Mary and her song, upends the world's and our assumptions of strength, power and might. It celebrated the God who brings down the high and mighty and who lifts up the poor and lowly. It defines a new way of life that is radically different from the way the world is. A way of life that can only be called "Blessed."

The Archbishop of Canterbury Rev. Dr.. Rowan Williams, reflects on this when he writes about his experience at Bethlehm Hospital in London, where he cradeled an abandoned new born in his arms when he asked the director why the standard of care was so high inspite of the desperate economic condition the child was in. The director replied: "The poorest deserve the best because they are human like you and me. That is what Christ came to bring. The best and brightest hope for all humanity. "I wonder if you can take in just how revolutionary this is. They do not deserve what is left over when the most prosperous have had their fill or what can be patched together on a minimal budget as some sort of damage limitation.

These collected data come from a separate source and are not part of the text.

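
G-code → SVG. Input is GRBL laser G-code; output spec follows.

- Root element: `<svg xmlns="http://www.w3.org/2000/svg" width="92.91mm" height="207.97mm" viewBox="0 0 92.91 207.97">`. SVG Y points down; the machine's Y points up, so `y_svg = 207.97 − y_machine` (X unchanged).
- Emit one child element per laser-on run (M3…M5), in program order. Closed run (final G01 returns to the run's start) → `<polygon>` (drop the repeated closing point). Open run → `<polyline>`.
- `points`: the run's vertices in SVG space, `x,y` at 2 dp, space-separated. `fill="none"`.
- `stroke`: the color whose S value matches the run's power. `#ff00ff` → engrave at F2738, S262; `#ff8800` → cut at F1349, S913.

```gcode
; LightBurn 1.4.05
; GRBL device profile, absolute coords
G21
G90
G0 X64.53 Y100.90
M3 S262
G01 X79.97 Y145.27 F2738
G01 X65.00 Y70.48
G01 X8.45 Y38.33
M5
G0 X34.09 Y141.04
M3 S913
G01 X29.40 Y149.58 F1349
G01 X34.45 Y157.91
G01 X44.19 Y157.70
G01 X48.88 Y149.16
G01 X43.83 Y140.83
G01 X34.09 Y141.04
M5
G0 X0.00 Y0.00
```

<svg xmlns="http://www.w3.org/2000/svg" width="92.91mm" height="207.97mm" viewBox="0 0 92.91 207.97">
  <polyline points="64.53,107.07 79.97,62.70 65.00,137.49 8.45,169.64" fill="none" stroke="#ff00ff"/>
  <polygon points="34.09,66.93 29.40,58.39 34.45,50.06 44.19,50.27 48.88,58.81 43.83,67.14" fill="none" stroke="#ff8800"/>
</svg>

Machine Y-up, SVG Y-down with viewBox height 207.97, so y_svg = 207.97 − y_machine; X carries over.

Run 1: S262 ⇒ engrave layer `#ff00ff`. The run is open, so emit a `<polyline>` with points (Y-flipped): 64.53,107.07 79.97,62.70 65.00,137.49 8.45,169.64.

Run 2: power S913 maps to stroke `#ff8800` (cut). The run returns to its start, so emit a `<polygon>` with points (Y-flipped): 34.09,66.93 29.40,58.39 34.45,50.06 44.19,50.27 48.88,58.81 43.83,67.14.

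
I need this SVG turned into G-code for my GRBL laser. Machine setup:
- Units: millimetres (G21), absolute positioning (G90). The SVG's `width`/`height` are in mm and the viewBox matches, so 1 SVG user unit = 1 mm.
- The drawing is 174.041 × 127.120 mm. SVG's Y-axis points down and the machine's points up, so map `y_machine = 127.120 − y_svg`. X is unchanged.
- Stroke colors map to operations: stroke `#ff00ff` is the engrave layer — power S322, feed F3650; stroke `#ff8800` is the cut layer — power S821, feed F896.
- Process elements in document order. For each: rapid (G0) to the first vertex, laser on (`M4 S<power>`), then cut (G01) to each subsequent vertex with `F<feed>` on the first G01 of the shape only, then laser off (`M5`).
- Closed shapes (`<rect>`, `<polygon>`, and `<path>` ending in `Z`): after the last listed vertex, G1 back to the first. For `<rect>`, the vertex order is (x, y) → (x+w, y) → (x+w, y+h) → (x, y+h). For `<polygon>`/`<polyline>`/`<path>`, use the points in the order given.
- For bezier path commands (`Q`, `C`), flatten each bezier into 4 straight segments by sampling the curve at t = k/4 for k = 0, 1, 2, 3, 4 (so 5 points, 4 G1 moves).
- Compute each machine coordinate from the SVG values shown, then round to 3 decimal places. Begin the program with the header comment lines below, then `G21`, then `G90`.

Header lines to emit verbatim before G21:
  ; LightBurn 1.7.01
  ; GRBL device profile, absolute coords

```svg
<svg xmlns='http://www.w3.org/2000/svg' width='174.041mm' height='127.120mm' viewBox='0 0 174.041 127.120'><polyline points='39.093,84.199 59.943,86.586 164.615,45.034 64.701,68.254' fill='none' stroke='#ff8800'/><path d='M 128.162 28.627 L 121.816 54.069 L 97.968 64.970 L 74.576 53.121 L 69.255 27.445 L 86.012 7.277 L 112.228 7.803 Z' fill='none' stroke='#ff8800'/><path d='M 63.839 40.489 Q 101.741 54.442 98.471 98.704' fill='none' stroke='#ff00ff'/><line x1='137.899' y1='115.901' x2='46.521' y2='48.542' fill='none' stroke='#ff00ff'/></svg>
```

viewBox `0 0 174.041 127.120` with mm width/height → 1 unit = 1 mm. Flip: y_m = 127.120 − y_svg.

**Shape 1** — `<polyline>` open polyline, stroke `#ff8800` → cut (S821, F896). Machine vertices: (39.093,42.921) → (59.943,40.534) → (164.615,82.086) → (64.701,58.866). Open path.

**Shape 2** — `<path>` regular polygon, stroke `#ff8800` → cut (S821, F896). Machine vertices: (128.162,98.493) → (121.816,73.051) → (97.968,62.150) → (74.576,73.999) → (69.255,99.675) → (86.012,119.843) → (112.228,119.317) → (128.162,98.493). Closed: final G1 returns to the first vertex.

**Shape 3** — `<path>` quadratic bezier, stroke `#ff00ff` → engrave (S322, F3650). Control points (SVG): P0=(63.839,40.489), P1=(101.741,54.442), P2=(98.471,98.704); sampled at t=k/4. Machine vertices: (63.839,86.631) → (80.217,77.760) → (91.448,65.101) → (97.533,48.653) → (98.471,28.416). Open path.

**Shape 4** — `<line>` line segment, stroke `#ff00ff` → engrave (S322, F3650). Machine vertices: (137.899,11.219) → (46.521,78.578). Open path.

; LightBurn 1.7.01
; GRBL device profile, absolute coords
G21
G90
G0 X39.093 Y42.921
M4 S821
G01 X59.943 Y40.534 F896
G01 X164.615 Y82.086
G01 X64.701 Y58.866
M5
G0 X128.162 Y98.493
M4 S821
G01 X121.816 Y73.051 F896
G01 X97.968 Y62.150
G01 X74.576 Y73.999
G01 X69.255 Y99.675
G01 X86.012 Y119.843
G01 X112.228 Y119.317
G01 X128.162 Y98.493
M5
G0 X63.839 Y86.631
M4 S322
G01 X80.217 Y77.760 F3650
G01 X91.448 Y65.101
G01 X97.533 Y48.653
G01 X98.471 Y28.416
M5
G0 X137.899 Y11.219
M4 S322
G01 X46.521 Y78.578 F3650
M5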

And they don't deserve the best because they've earned it. The deserve it simply because their need is what it is and because where human dignity is least obvious it's most important to make a fuss about it.

All generation call Mary blessed not because of what she had, but what she was given. Through her obedience the blessing was given to the world. Mary shows us the way to be blessed is to be obedient. Blessed are those whose lives become a blessing to others. Amen.